Thanks to Cork Simon Community for asking me to launch the Simon Week 'Face to Face with Homelessness' exhibit of…
Posted by Deshocks on Monday, September 28, 2015
I write this from the comfort of my couch, warmed by the fire, and utterly aware that this is a privilege.
Last Wednesday on the Opinion Line, we spoke to Stephanie McCarthy, a mother of five from Gurranebraher who faces eviction on Christmas Eve. If or when the McCarthy family are forced to leave their home, Stephanie will be lucky to get a place in Edel House along with her children. Her husband will be accommodated separately.
And that’s the best case scenario, because Edel House is at least designed for mothers and children, although even there mothers can’t cook for their children and there is serious overcrowding. If it’s full, Christmas could see her in a B&B, with no facilities to store food, eat a meal beyond breakfast, or wash clothes. Worst case scenario, it could even be a car, because that’s where families who have no home go, in 2015. Ireland, by the way, comes sixth in the world Human Development Index. In theory, it’s the sixth best place in the world to live.
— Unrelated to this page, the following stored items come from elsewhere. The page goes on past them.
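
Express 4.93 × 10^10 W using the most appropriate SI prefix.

= 49.3 × 10^9 W; 10^9 is giga.

49.3 GW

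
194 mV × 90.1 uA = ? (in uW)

194 × 10^-3 × 90.1 × 10^-6 = 17479.4 × 10^-9 W

17.4794 uW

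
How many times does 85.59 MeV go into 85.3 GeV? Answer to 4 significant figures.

996.6

(85.3e9) / (85.59e6) = 0.99661e3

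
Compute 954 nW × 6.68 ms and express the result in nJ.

6.37272 nJ

954 × 10⁻⁹ × 6.68 × 10⁻³ = 6372.72 × 10⁻¹² J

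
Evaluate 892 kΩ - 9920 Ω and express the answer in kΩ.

In kΩ:
  892 kΩ → 892
  9920 Ω = 9920e-3 kΩ = 9.92
Difference: 892 - 9.92 = 882.08

882.08 kΩ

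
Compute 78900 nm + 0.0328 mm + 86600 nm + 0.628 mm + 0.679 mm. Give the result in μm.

1505.3 μm

In μm:
  78900 nm = 78900e-3 μm = 78.9
  0.0328 mm = 0.0328e3 μm = 32.8
  86600 nm = 86600e-3 μm = 86.6
  0.628 mm = 0.628e3 μm = 628
  0.679 mm = 0.679e3 μm = 679
Sum: 78.9 + 32.8 + 86.6 + 628 + 679 = 1505.3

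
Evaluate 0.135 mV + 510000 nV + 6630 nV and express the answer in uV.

651.63 uV

In uV:
  0.135 mV = 0.135 × 10³ uV = 135
  510000 nV = 510000 × 10⁻³ uV = 510
  6630 nV = 6630 × 10⁻³ uV = 6.63
Sum: 135 + 510 + 6.63 = 651.63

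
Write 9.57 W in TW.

(no prefix) = 10⁰, tera = 10¹²; factor is 10⁻¹².
9.57 × 10⁻¹² = 0.00000000000957

0.00000000000957 TW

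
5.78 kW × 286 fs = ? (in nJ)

5.78e3 × 286e-15 = 1653.08e-12 J

1.65308 nJ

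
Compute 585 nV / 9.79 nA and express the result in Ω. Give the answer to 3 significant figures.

(585e-9) / (9.79e-9) = 59.755 Ω

59.8 Ω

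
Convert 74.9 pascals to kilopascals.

(no prefix) = 1e0, kilo = 1e3; factor is 1e-3.
74.9 × 1e-3 = 0.0749

0.0749 kilopascals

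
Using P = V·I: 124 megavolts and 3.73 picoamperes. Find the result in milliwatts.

124e6 × 3.73e-12 = 462.52e-6 W

0.46252 milliwatts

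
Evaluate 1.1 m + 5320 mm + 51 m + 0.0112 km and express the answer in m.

68.62 m

In m:
  1.1 m → 1.1
  5320 mm = 5320 × 10⁻³ m = 5.32
  51 m → 51
  0.0112 km = 0.0112 × 10³ m = 11.2
Sum: 1.1 + 5.32 + 51 + 11.2 = 68.62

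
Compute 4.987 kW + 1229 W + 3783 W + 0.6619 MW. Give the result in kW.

In kW:
  4.987 kW → 4.987
  1229 W = 1229 × 10^-3 kW = 1.229
  3783 W = 3783 × 10^-3 kW = 3.783
  0.6619 MW = 0.6619 × 10^3 kW = 661.9
Sum: 4.987 + 1.229 + 3.783 + 661.9 = 671.899

671.899 kW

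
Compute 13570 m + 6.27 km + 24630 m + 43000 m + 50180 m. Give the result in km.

137.65 km

In km:
  13570 m = 13570 × 10^-3 km = 13.57
  6.27 km → 6.27
  24630 m = 24630 × 10^-3 km = 24.63
  43000 m = 43000 × 10^-3 km = 43
  50180 m = 50180 × 10^-3 km = 50.18
Sum: 13.57 + 6.27 + 24.63 + 43 + 50.18 = 137.65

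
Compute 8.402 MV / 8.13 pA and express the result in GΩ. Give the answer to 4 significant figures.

1033000000 GΩ

(8.402 × 10^6) / (8.13 × 10^-12) = 1.03346 × 10^18 Ω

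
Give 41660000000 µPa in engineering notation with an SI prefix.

41.66 kPa

= 41.66 × 10³ Pa; 10³ is kilo.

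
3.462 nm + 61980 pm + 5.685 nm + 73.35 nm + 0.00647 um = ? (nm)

150.947 nm

In nm:
  3.462 nm → 3.462
  61980 pm = 61980e-3 nm = 61.98
  5.685 nm → 5.685
  73.35 nm → 73.35
  0.00647 um = 0.00647e3 nm = 6.47
Sum: 3.462 + 61.98 + 5.685 + 73.35 + 6.47 = 150.947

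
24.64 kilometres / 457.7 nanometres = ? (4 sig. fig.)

53830000000

(24.64 × 10^3) / (457.7 × 10^-9) = 0.053834 × 10^12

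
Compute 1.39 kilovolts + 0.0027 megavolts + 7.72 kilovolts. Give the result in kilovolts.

11.81 kilovolts

In kilovolts:
  1.39 kilovolts → 1.39
  0.0027 megavolts = 0.0027e3 kilovolts = 2.7
  7.72 kilovolts → 7.72
Sum: 1.39 + 2.7 + 7.72 = 11.81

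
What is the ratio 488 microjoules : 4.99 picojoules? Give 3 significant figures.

(488 × 10^-6) / (4.99 × 10^-12) = 97.8 × 10^6

97800000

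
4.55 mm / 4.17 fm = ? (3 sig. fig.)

1090000000000

(4.55e-3) / (4.17e-15) = 1.091e12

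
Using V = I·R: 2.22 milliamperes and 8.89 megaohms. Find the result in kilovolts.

2.22 × 10⁻³ × 8.89 × 10⁶ = 19.7358 × 10³ V

19.7358 kilovolts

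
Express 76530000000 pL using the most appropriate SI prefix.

= 76.53 × 10^-3 L; 10^-3 is milli.

76.53 mL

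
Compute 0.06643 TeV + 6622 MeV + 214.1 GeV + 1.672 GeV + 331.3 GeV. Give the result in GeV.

620.124 GeV

In GeV:
  0.06643 TeV = 0.06643e3 GeV = 66.43
  6622 MeV = 6622e-3 GeV = 6.622
  214.1 GeV → 214.1
  1.672 GeV → 1.672
  331.3 GeV → 331.3
Sum: 66.43 + 6.622 + 214.1 + 1.672 + 331.3 = 620.124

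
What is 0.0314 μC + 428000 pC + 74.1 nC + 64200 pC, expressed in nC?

597.7 nC

In nC:
  0.0314 μC = 0.0314e3 nC = 31.4
  428000 pC = 428000e-3 nC = 428
  74.1 nC → 74.1
  64200 pC = 64200e-3 nC = 64.2
Sum: 31.4 + 428 + 74.1 + 64.2 = 597.7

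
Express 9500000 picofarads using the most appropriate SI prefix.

= 9.5e-6 farads; 1e-6 is micro.

9.5 microfarads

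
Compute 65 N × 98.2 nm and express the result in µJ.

6.383 µJ

65 × 98.2 × 10⁻⁹ = 6383 × 10⁻⁹ J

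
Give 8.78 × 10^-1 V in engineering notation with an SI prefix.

= 878 × 10^-3 V; 10^-3 is milli.

878 mV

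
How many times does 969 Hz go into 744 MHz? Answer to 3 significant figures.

768000

(744e6) / (969) = 0.7678e6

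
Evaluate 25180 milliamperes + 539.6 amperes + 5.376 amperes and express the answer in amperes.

In amperes:
  25180 milliamperes = 25180 × 10⁻³ amperes = 25.18
  539.6 amperes → 539.6
  5.376 amperes → 5.376
Sum: 25.18 + 539.6 + 5.376 = 570.156

570.156 amperes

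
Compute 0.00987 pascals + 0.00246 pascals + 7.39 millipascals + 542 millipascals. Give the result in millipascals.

561.72 millipascals

In millipascals:
  0.00987 pascals = 0.00987 × 10^3 millipascals = 9.87
  0.00246 pascals = 0.00246 × 10^3 millipascals = 2.46
  7.39 millipascals → 7.39
  542 millipascals → 542
Sum: 9.87 + 2.46 + 7.39 + 542 = 561.72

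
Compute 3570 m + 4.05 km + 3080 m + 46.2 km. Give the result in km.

56.9 km

In km:
  3570 m = 3570e-3 km = 3.57
  4.05 km → 4.05
  3080 m = 3080e-3 km = 3.08
  46.2 km → 46.2
Sum: 3.57 + 4.05 + 3.08 + 46.2 = 56.9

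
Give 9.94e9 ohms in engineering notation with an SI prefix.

9.94 gigaohms

= 9.94e9 ohms; 1e9 is giga.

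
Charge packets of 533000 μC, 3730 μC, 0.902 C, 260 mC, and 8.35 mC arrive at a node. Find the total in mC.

1707.08 mC

In mC:
  533000 μC = 533000 × 10⁻³ mC = 533
  3730 μC = 3730 × 10⁻³ mC = 3.73
  0.902 C = 0.902 × 10³ mC = 902
  260 mC → 260
  8.35 mC → 8.35
Sum: 533 + 3.73 + 902 + 260 + 8.35 = 1707.08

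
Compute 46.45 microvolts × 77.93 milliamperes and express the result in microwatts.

3.6198485 microwatts

46.45 × 10⁻⁶ × 77.93 × 10⁻³ = 3619.8485 × 10⁻⁹ W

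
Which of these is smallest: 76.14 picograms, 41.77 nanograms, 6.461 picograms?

76.14 picograms = 0.00000000007614 grams
41.77 nanograms = 0.00000004177 grams
6.461 picograms = 0.000000000006461 grams

6.461 picograms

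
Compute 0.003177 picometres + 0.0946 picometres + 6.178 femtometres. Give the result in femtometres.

In femtometres:
  0.003177 picometres = 0.003177 × 10^3 femtometres = 3.177
  0.0946 picometres = 0.0946 × 10^3 femtometres = 94.6
  6.178 femtometres → 6.178
Sum: 3.177 + 94.6 + 6.178 = 103.955

103.955 femtometres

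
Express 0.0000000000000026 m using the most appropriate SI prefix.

2.6 fm

= 2.6 × 10⁻¹⁵ m; 10⁻¹⁵ is femto.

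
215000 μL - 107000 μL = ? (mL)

In mL:
  215000 μL = 215000 × 10⁻³ mL = 215
  107000 μL = 107000 × 10⁻³ mL = 107
Difference: 215 - 107 = 108

108 mL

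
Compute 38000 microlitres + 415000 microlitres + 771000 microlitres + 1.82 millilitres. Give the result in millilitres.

1225.82 millilitres

In millilitres:
  38000 microlitres = 38000e-3 millilitres = 38
  415000 microlitres = 415000e-3 millilitres = 415
  771000 microlitres = 771000e-3 millilitres = 771
  1.82 millilitres → 1.82
Sum: 38 + 415 + 771 + 1.82 = 1225.82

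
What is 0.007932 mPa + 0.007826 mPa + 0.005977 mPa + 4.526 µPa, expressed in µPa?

26.261 µPa

In µPa:
  0.007932 mPa = 0.007932 × 10³ µPa = 7.932
  0.007826 mPa = 0.007826 × 10³ µPa = 7.826
  0.005977 mPa = 0.005977 × 10³ µPa = 5.977
  4.526 µPa → 4.526
Sum: 7.932 + 7.826 + 5.977 + 4.526 = 26.261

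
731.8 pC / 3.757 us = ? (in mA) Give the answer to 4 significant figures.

(731.8 × 10^-12) / (3.757 × 10^-6) = 194.783 × 10^-6 A

0.1948 mA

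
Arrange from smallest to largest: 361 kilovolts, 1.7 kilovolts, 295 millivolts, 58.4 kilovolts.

295 millivolts < 1.7 kilovolts < 58.4 kilovolts < 361 kilovolts

361 kilovolts = 361000 volts
1.7 kilovolts = 1700 volts
295 millivolts = 0.295 volts
58.4 kilovolts = 58400 volts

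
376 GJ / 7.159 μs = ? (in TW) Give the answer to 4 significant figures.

52520 TW

(376e9) / (7.159e-6) = 52.5213e15 W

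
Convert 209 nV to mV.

0.000209 mV

nano = 10⁻⁹, milli = 10⁻³; factor is 10⁻⁶.
209 × 10⁻⁶ = 0.000209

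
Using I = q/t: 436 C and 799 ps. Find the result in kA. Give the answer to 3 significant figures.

(436) / (799e-12) = 0.54568e12 A

546000000 kA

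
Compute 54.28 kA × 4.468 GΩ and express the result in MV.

242523040 MV

54.28 × 10³ × 4.468 × 10⁹ = 242.52304 × 10¹² V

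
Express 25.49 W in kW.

(no prefix) = 10^0, kilo = 10^3; factor is 10^-3.
25.49 × 10^-3 = 0.02549

0.02549 kW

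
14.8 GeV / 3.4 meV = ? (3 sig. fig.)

4350000000000

(14.8e9) / (3.4e-3) = 4.353e12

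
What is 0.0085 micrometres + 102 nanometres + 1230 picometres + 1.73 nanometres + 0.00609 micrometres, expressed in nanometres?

In nanometres:
  0.0085 micrometres = 0.0085e3 nanometres = 8.5
  102 nanometres → 102
  1230 picometres = 1230e-3 nanometres = 1.23
  1.73 nanometres → 1.73
  0.00609 micrometres = 0.00609e3 nanometres = 6.09
Sum: 8.5 + 102 + 1.23 + 1.73 + 6.09 = 119.55

119.55 nanometres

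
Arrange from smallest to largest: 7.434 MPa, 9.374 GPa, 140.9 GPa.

7.434 MPa < 9.374 GPa < 140.9 GPa

7.434 MPa = 7434000 Pa
9.374 GPa = 9374000000 Pa
140.9 GPa = 140900000000 Pa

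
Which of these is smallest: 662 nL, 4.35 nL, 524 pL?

524 pL

662 nL = 0.000000662 L
4.35 nL = 0.00000000435 L
524 pL = 0.000000000524 L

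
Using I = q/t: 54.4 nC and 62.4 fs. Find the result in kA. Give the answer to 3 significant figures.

872 kA

(54.4 × 10⁻⁹) / (62.4 × 10⁻¹⁵) = 0.87179 × 10⁶ A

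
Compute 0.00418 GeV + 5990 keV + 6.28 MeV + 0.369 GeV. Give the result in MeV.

385.45 MeV

In MeV:
  0.00418 GeV = 0.00418 × 10³ MeV = 4.18
  5990 keV = 5990 × 10⁻³ MeV = 5.99
  6.28 MeV → 6.28
  0.369 GeV = 0.369 × 10³ MeV = 369
Sum: 4.18 + 5.99 + 6.28 + 369 = 385.45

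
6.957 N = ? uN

(no prefix) = 10^0, micro = 10^-6; factor is 10^6.
6.957 × 10^6 = 6957000

6957000 uN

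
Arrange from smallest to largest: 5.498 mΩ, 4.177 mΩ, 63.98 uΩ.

63.98 uΩ < 4.177 mΩ < 5.498 mΩ

5.498 mΩ = 0.005498 Ω
4.177 mΩ = 0.004177 Ω
63.98 uΩ = 0.00006398 Ω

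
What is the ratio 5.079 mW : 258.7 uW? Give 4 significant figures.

(5.079 × 10⁻³) / (258.7 × 10⁻⁶) = 0.019633 × 10³

19.63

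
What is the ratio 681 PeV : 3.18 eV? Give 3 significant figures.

214000000000000000

(681 × 10¹⁵) / (3.18) = 214.2 × 10¹⁵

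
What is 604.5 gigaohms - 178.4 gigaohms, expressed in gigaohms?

426.1 gigaohms

In gigaohms:
  604.5 gigaohms → 604.5
  178.4 gigaohms → 178.4
Difference: 604.5 - 178.4 = 426.1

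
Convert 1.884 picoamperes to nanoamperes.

0.001884 nanoamperes

pico = 10^-12, nano = 10^-9; factor is 10^-3.
1.884 × 10^-3 = 0.001884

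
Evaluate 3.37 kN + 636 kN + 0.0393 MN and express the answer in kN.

678.67 kN

In kN:
  3.37 kN → 3.37
  636 kN → 636
  0.0393 MN = 0.0393 × 10³ kN = 39.3
Sum: 3.37 + 636 + 39.3 = 678.67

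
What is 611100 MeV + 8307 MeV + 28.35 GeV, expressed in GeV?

647.757 GeV

In GeV:
  611100 MeV = 611100 × 10⁻³ GeV = 611.1
  8307 MeV = 8307 × 10⁻³ GeV = 8.307
  28.35 GeV → 28.35
Sum: 611.1 + 8.307 + 28.35 = 647.757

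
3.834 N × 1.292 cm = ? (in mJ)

3.834 × 1.292 × 10^-2 = 4.953528 × 10^-2 J

49.53528 mJ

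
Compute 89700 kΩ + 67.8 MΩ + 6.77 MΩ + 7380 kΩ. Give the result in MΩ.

171.65 MΩ

In MΩ:
  89700 kΩ = 89700 × 10^-3 MΩ = 89.7
  67.8 MΩ → 67.8
  6.77 MΩ → 6.77
  7380 kΩ = 7380 × 10^-3 MΩ = 7.38
Sum: 89.7 + 67.8 + 6.77 + 7.38 = 171.65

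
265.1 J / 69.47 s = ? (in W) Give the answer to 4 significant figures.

3.816 W

(265.1) / (69.47) = 3.81604 W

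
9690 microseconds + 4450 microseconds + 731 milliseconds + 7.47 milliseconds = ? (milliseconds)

752.61 milliseconds

In milliseconds:
  9690 microseconds = 9690 × 10⁻³ milliseconds = 9.69
  4450 microseconds = 4450 × 10⁻³ milliseconds = 4.45
  731 milliseconds → 731
  7.47 milliseconds → 7.47
Sum: 9.69 + 4.45 + 731 + 7.47 = 752.61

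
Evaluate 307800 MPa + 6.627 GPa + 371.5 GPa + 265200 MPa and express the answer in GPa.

951.127 GPa

In GPa:
  307800 MPa = 307800 × 10⁻³ GPa = 307.8
  6.627 GPa → 6.627
  371.5 GPa → 371.5
  265200 MPa = 265200 × 10⁻³ GPa = 265.2
Sum: 307.8 + 6.627 + 371.5 + 265.2 = 951.127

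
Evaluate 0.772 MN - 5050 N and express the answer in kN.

In kN:
  0.772 MN = 0.772 × 10^3 kN = 772
  5050 N = 5050 × 10^-3 kN = 5.05
Difference: 772 - 5.05 = 766.95

766.95 kN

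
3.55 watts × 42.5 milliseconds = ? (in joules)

0.150875 joules

3.55 × 42.5e-3 = 150.875e-3 J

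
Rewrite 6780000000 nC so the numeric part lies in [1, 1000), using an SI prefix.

= 6.78 C; mantissa already in [1, 1000).

6.78 C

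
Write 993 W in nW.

993000000000 nW

(no prefix) = 10⁰, nano = 10⁻⁹; factor is 10⁹.
993 × 10⁹ = 993000000000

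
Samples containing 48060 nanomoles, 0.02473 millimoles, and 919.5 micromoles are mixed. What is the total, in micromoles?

In micromoles:
  48060 nanomoles = 48060 × 10^-3 micromoles = 48.06
  0.02473 millimoles = 0.02473 × 10^3 micromoles = 24.73
  919.5 micromoles → 919.5
Sum: 48.06 + 24.73 + 919.5 = 992.29

992.29 micromoles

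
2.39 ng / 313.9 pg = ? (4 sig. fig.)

7.614

(2.39 × 10⁻⁹) / (313.9 × 10⁻¹²) = 0.0076139 × 10³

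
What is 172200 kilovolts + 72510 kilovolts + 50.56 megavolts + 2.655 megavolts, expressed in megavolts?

In megavolts:
  172200 kilovolts = 172200 × 10⁻³ megavolts = 172.2
  72510 kilovolts = 72510 × 10⁻³ megavolts = 72.51
  50.56 megavolts → 50.56
  2.655 megavolts → 2.655
Sum: 172.2 + 72.51 + 50.56 + 2.655 = 297.925

297.925 megavolts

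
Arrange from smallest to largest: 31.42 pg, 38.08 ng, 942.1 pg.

31.42 pg = 0.00000000003142 g
38.08 ng = 0.00000003808 g
942.1 pg = 0.0000000009421 g

31.42 pg < 942.1 pg < 38.08 ng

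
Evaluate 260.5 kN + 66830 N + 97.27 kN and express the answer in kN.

In kN:
  260.5 kN → 260.5
  66830 N = 66830e-3 kN = 66.83
  97.27 kN → 97.27
Sum: 260.5 + 66.83 + 97.27 = 424.6

424.6 kN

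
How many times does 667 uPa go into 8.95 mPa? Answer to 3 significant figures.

13.4

(8.95e-3) / (667e-6) = 0.01342e3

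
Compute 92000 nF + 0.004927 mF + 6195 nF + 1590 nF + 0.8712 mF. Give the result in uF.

In uF:
  92000 nF = 92000e-3 uF = 92
  0.004927 mF = 0.004927e3 uF = 4.927
  6195 nF = 6195e-3 uF = 6.195
  1590 nF = 1590e-3 uF = 1.59
  0.8712 mF = 0.8712e3 uF = 871.2
Sum: 92 + 4.927 + 6.195 + 1.59 + 871.2 = 975.912

975.912 uF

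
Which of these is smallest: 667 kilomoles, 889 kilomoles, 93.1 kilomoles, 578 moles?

667 kilomoles = 667000 moles
889 kilomoles = 889000 moles
93.1 kilomoles = 93100 moles
578 moles = 578 moles

578 moles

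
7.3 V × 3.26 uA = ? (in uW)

7.3 × 3.26 × 10⁻⁶ = 23.798 × 10⁻⁶ W

23.798 uW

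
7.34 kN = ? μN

7340000000 μN

kilo = 10^3, micro = 10^-6; factor is 10^9.
7.34 × 10^9 = 7340000000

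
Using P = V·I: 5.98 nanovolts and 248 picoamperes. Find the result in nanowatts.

5.98 × 10⁻⁹ × 248 × 10⁻¹² = 1483.04 × 10⁻²¹ W

0.00000000148304 nanowatts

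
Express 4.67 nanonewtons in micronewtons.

0.00467 micronewtons

nano = 10^-9, micro = 10^-6; factor is 10^-3.
4.67 × 10^-3 = 0.00467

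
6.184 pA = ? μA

0.000006184 μA

pico = 10^-12, micro = 10^-6; factor is 10^-6.
6.184 × 10^-6 = 0.000006184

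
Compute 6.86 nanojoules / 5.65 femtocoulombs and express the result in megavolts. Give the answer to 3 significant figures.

(6.86 × 10^-9) / (5.65 × 10^-15) = 1.2142 × 10^6 V

1.21 megavolts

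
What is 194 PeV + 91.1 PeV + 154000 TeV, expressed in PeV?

In PeV:
  194 PeV → 194
  91.1 PeV → 91.1
  154000 TeV = 154000e-3 PeV = 154
Sum: 194 + 91.1 + 154 = 439.1

439.1 PeV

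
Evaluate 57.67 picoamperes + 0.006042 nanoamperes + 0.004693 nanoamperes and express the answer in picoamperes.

In picoamperes:
  57.67 picoamperes → 57.67
  0.006042 nanoamperes = 0.006042 × 10³ picoamperes = 6.042
  0.004693 nanoamperes = 0.004693 × 10³ picoamperes = 4.693
Sum: 57.67 + 6.042 + 4.693 = 68.405

68.405 picoamperes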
The McCarthy family are tenants of a private landlord, who may have his or her own financial difficulties to deal with and is reportedly selling their home. That’s a landlord’s prerogative, and while we continue to rely on private, non-professional landlords to house the most vulnerable in society, this will happen, again and again and again.
Homeless services are coming apart at the seams despite government commitments which include guaranteeing no rough sleepers over Christmas. The government’s much publicised row over rent controls and provision of new housing has come to very little.
Cork City has over 8,000 people on the housing list. Many of them have been there for years. In April, Minister Alan Kelly allocated €1.5bn nationally for social housing. Cork City Council was to build 1,349 new units by the end of 2017, aimed at reducing the housing list by 21%.
Very few of those units will be owned or run by Cork City Council. They’ll be the property of a range of investors, developers, housing agencies, charities, and quangos. You’d think we’d have learned from eircom, Irish Water, the recent ‘carmageddon’ in the Jack Lynch Tunnel, and a plethora of other privatisation disasters, that privatising essential, basic, public services simply doesn’t work. And that’s if they’re built at all.
In the UK, observers looked on in horror last week as the Conservative party announced that council tenants would no longer have a lifetime right to remain in their social housing. Contracts are now to be reviewed every five years. It’s being billed as an end to sink estates and a culture of entitlement, but in reality it is the beginning of chaos in the lives of thousands of – primarily – women and their children, whose homes can no longer be considered such.
While many of the ‘squeezed middle’ working to pay mortgages, won’t see a problem with this regular testing of how ‘deserving’ council tenants are, stability must be the basis of family life. If your marriage breaks up, you have another child, you lose your job, or have another major life event within the five year term, you have no guarantee of retaining your home because you might not tick every box on an assessor’s sheet. The new UK rules make social housing almost as insecure as private rentals.
Given that Irish governments don’t tend to be very original, surely it’s only a matter of time before the calls begin to extend this policy to Ireland, making public housing almost as insecure as private. And it’s a particular problem for women, because a woman becoming homeless means total family breakdown, and this can repeat itself over generations.
The main triggers for women becoming homeless and seeking support from Simon are family conflict and domestic violence. Alcohol is the primary cause for men.
If a woman is on the street, her children may be divided among relatives or taken into the care system. Many women who are homeless have themselves come from the State care system, perpetuating a cycle of instability, insecurity, poverty and homelessness.
They have a higher rate of poor physical and mental health than men who are homeless and are far more likely to self-harm and express suicidal ideation. The health and related issues appear to be starker for women in emergency accommodation. They appear to be starker again for women who are long-term homeless.
Women also tend to be younger than men who are homeless. One third of women staying in Cork Simon’s emergency shelter in 2014 was aged between 18 and 26. That year saw the highest number of young women staying in the shelter in over five years.
Women who are homeless tend to have left school later and have achieved a higher level of education than men who are homeless yet more women than men, if previously employed, have worked in unskilled jobs.
Currently, 1 in 7 people supported by Cork Simon are women and as many as 1 in 5 people staying at the charity’s emergency shelter are women.
As the face of homelessness continues to change in Ireland, it’s clear that, much like with privatisation, the government is leaving much of the hard graft to charities. Charities like Cork Simon are filling a gap that is shamefully large, with a lack of political will to find long-term, practical, stable solutions.
Providing basics like food and shelter is only the first step in bringing women who have lost not just a roof over their head but a family, a life and often their dignity and sense of self-worth, back from the brink.
This coming Nollaig na mBan, Cork Simon’s Women’s Christmas Lunch takes place at Maryborough House Hotel on January 9th will celebrate women’s solidary with all funds raised from the lunch dedicated to women’s services at Cork Simon. I hope to see you there.